I realise that probably sounds all 'a bit harping' on of me, but I've been a tad disheartened lately with people who just don't care. People who complain that the students are all 'tax dodgers who shouldn't be complaining with their flat screen TV's, loans and constant drinking' etc etc. These are the same people who don't care to think that most of the students demonstrating now won't be affected by the tuition fee rises when they come in as they'll be likely to have left university by then. No, they are doing it for future generations who want to learn and will otherwise denied unless they can afford vast sums for tuition fees every year. How in anyway is that selfish or smug? Affordable or free education is surely a right everyone should have? It strikes me that there is some fear of saying that you agree with activists. Some sort of social worry that the upper echelons of class will see you only as a scuzzy anarchist should you say you don't like what's happening and that you're actually worried about everything. Well, we shouldn't worry. Mark Thomas gave a message at the end of his set where he said the most important thing was that we all unify and stick together through this, and he was right. If everyone who cared switched off X-Factor for an evening, ignored that Prince William and Kate Middleton are about to have the sort of wedding normal people won't be able to afford a fraction of, and stopped caring about how their opinions are perceived and just said that they do want a government who cares about the people again, then maybe it will actually change things. With our only hope being useless fucking 'maybe tomorrow' Milliband, its unlikely anyone else is going to stand up for us.
Right, sorry if that was all ranty, but it needed to be said. Or rather, typed. If I'd said it out loud no one would have been around to hear it. Apart from the weirdo reading this blog over my shoulder. Hmm. Now I've typed 'weirdo' they are looking awkward. I'd better wrap this up and then question how on earth they got in my house. So to conclude, students of UCL, all who are running and working for UCL Occupation, and all students occupying their university buildings around the country, you are an inspiration. If only more would follow in your example of peaceful, fun and yet determined protesting. Keep strong and don't give in until the government give up to your demands.
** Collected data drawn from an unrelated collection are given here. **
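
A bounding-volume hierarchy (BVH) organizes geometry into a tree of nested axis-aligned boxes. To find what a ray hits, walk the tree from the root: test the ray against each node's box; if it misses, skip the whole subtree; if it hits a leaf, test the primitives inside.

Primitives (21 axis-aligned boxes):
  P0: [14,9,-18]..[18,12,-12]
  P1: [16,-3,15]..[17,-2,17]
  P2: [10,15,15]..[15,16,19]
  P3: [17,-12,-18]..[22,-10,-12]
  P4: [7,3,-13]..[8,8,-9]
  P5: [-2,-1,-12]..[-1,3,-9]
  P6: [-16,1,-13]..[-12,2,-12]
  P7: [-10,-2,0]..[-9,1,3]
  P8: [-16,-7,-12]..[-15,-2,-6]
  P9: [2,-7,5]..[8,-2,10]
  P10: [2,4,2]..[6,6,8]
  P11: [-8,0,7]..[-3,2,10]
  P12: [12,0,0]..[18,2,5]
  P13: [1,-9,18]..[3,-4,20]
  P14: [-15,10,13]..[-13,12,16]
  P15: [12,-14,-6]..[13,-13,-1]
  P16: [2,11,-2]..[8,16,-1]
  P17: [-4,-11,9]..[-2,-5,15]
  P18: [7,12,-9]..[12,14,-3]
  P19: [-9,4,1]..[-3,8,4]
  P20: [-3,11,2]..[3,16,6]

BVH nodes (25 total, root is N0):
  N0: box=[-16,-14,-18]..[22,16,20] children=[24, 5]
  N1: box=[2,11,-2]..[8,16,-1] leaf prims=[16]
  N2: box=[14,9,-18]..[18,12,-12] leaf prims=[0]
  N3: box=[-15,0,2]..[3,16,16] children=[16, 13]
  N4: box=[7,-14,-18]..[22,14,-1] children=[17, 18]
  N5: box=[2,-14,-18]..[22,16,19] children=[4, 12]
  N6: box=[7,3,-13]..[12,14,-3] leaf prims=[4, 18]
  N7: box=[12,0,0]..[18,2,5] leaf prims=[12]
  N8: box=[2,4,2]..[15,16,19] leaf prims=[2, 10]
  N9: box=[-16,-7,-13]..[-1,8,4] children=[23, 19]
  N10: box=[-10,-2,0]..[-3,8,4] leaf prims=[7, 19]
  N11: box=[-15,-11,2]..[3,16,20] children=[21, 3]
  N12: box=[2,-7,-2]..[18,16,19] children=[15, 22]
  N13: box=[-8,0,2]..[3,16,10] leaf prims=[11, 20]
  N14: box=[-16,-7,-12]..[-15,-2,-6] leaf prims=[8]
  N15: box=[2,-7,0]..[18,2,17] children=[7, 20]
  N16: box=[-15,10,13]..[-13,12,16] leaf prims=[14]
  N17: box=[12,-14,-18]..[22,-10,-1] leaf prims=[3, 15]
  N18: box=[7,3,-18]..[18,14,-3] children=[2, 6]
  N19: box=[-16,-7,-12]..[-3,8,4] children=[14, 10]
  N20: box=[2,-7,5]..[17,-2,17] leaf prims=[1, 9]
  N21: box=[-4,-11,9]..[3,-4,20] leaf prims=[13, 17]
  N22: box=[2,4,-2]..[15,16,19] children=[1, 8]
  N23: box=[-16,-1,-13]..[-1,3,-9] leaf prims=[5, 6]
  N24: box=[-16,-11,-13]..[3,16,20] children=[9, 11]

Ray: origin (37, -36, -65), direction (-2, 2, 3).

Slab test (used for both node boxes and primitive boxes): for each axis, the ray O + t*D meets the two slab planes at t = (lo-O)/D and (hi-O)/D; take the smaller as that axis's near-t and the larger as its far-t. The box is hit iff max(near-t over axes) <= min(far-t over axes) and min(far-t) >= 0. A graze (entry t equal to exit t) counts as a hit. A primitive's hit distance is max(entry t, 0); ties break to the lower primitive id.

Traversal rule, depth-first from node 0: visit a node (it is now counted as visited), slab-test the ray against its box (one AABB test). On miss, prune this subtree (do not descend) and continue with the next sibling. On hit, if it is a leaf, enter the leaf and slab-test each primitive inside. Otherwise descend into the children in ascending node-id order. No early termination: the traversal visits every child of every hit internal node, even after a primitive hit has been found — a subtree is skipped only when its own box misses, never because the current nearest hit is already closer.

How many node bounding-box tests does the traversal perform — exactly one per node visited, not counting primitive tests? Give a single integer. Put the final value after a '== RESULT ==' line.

Walk:
N0 x:[15/2,53/2] y:[11,26] z:[47/3,85/3] -> hit [47/3,26], descend [5, 24]
  N5 x:[15/2,35/2] y:[11,26] z:[47/3,28] -> hit [47/3,35/2], descend [4, 12]
    N4 x:[15/2,15] y:[11,25] z:[47/3,64/3] -> miss, prune
    N12 x:[19/2,35/2] y:[29/2,26] z:[21,28] -> miss, prune
  N24 x:[17,53/2] y:[25/2,26] z:[52/3,85/3] -> hit [52/3,26], descend [9, 11]
    N9 x:[19,53/2] y:[29/2,22] z:[52/3,23] -> hit [19,22], descend [19, 23]
      N19 x:[20,53/2] y:[29/2,22] z:[53/3,23] -> hit [20,22], descend [10, 14]
        N10 x:[20,47/2] y:[17,22] z:[65/3,23] -> hit [65/3,22] leaf, test {P7(miss), P19@t=22}
        N14 x:[26,53/2] y:[29/2,17] z:[53/3,59/3] -> miss, prune
      N23 x:[19,53/2] y:[35/2,39/2] z:[52/3,56/3] -> miss, prune
    N11 x:[17,26] y:[25/2,26] z:[67/3,85/3] -> hit [67/3,26], descend [3, 21]
      N3 x:[17,26] y:[18,26] z:[67/3,27] -> hit [67/3,26], descend [13, 16]
        N13 x:[17,45/2] y:[18,26] z:[67/3,25] -> hit [67/3,45/2] leaf, test {P11(miss), P20(miss)}
        N16 x:[25,26] y:[23,24] z:[26,27] -> miss, prune
      N21 x:[17,41/2] y:[25/2,16] z:[74/3,85/3] -> miss, prune

Visited [0, 5, 4, 12, 24, 9, 19, 10, 14, 23, 11, 3, 13, 16, 21]. Tests: 15 box, 2 leaf. Nearest: P19.

== RESULT ==
15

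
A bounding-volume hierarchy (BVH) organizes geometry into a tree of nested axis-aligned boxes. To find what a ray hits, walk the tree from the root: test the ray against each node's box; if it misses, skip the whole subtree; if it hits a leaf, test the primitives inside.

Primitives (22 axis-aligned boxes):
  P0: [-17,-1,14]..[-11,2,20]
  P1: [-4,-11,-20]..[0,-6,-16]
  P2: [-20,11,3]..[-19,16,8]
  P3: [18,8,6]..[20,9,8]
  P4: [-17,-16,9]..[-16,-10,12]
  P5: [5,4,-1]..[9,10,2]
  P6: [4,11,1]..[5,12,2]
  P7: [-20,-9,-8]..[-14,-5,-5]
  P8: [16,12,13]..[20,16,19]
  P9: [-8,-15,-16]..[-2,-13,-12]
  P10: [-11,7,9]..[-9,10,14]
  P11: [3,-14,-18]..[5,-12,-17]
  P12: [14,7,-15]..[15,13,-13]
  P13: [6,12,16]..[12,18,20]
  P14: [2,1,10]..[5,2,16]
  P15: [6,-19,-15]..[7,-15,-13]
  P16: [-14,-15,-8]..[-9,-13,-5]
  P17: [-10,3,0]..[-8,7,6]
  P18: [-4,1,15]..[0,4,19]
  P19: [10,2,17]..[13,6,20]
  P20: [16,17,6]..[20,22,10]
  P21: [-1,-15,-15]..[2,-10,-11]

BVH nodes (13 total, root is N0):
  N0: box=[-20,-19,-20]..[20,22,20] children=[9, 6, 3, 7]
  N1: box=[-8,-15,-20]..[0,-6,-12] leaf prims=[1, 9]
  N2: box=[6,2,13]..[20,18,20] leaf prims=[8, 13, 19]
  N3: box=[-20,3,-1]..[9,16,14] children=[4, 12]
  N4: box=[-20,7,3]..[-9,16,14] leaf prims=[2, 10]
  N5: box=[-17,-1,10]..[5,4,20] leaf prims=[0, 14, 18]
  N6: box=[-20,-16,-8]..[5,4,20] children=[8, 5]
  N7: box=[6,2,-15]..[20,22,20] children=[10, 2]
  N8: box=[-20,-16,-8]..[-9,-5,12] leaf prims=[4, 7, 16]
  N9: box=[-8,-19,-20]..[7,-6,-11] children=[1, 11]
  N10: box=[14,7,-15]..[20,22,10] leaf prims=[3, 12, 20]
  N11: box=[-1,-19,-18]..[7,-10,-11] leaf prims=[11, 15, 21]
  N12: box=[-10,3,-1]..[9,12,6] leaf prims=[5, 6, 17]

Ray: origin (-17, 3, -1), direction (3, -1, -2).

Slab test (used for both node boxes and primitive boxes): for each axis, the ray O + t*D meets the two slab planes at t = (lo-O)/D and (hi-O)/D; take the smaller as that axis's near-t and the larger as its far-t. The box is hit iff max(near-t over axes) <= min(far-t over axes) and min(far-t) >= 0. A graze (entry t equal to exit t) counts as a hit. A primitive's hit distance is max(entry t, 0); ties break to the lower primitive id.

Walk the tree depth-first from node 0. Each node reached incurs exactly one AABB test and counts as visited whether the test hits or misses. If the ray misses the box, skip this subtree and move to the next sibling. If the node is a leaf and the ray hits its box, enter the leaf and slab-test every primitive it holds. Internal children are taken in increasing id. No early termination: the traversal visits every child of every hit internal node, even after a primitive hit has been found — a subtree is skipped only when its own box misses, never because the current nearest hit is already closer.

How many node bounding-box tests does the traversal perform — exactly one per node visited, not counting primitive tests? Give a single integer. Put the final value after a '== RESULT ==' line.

Traverse from the root:
N0 x:[-1,37/3] y:[-19,22] z:[-21/2,19/2] -> hit [-1,19/2], descend [3, 6, 7, 9]
  N3 x:[-1,26/3] y:[-13,0] z:[-15/2,0] -> hit [-1,0], descend [4, 12]
    N4 x:[-1,8/3] y:[-13,-4] z:[-15/2,-2] -> miss, prune
    N12 x:[7/3,26/3] y:[-9,0] z:[-7/2,0] -> miss, prune
  N6 x:[-1,22/3] y:[-1,19] z:[-21/2,7/2] -> hit [-1,7/2], descend [5, 8]
    N5 x:[0,22/3] y:[-1,4] z:[-21/2,-11/2] -> miss, prune
    N8 x:[-1,8/3] y:[8,19] z:[-13/2,7/2] -> miss, prune
  N7 x:[23/3,37/3] y:[-19,1] z:[-21/2,7] -> miss, prune
  N9 x:[3,8] y:[9,22] z:[5,19/2] -> miss, prune

Summary -> nodes [0, 3, 4, 12, 6, 5, 8, 7, 9]; box-tests=9; leaf-entries=0; first=miss

== RESULT ==
9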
For all interested follow @UCLOccupation on Twitter or go to their website for updates here:
Lets hope they don't have to occupy the building too long before Clegg and Cameron actually listen. And to the person who read that blog in a very good Cartman voice, well done for somehow making it sincere. I am very impressed with your inside head acting skills. Tomorrow's blog shall be written from the T Boudair. Excited? You shouldn't be.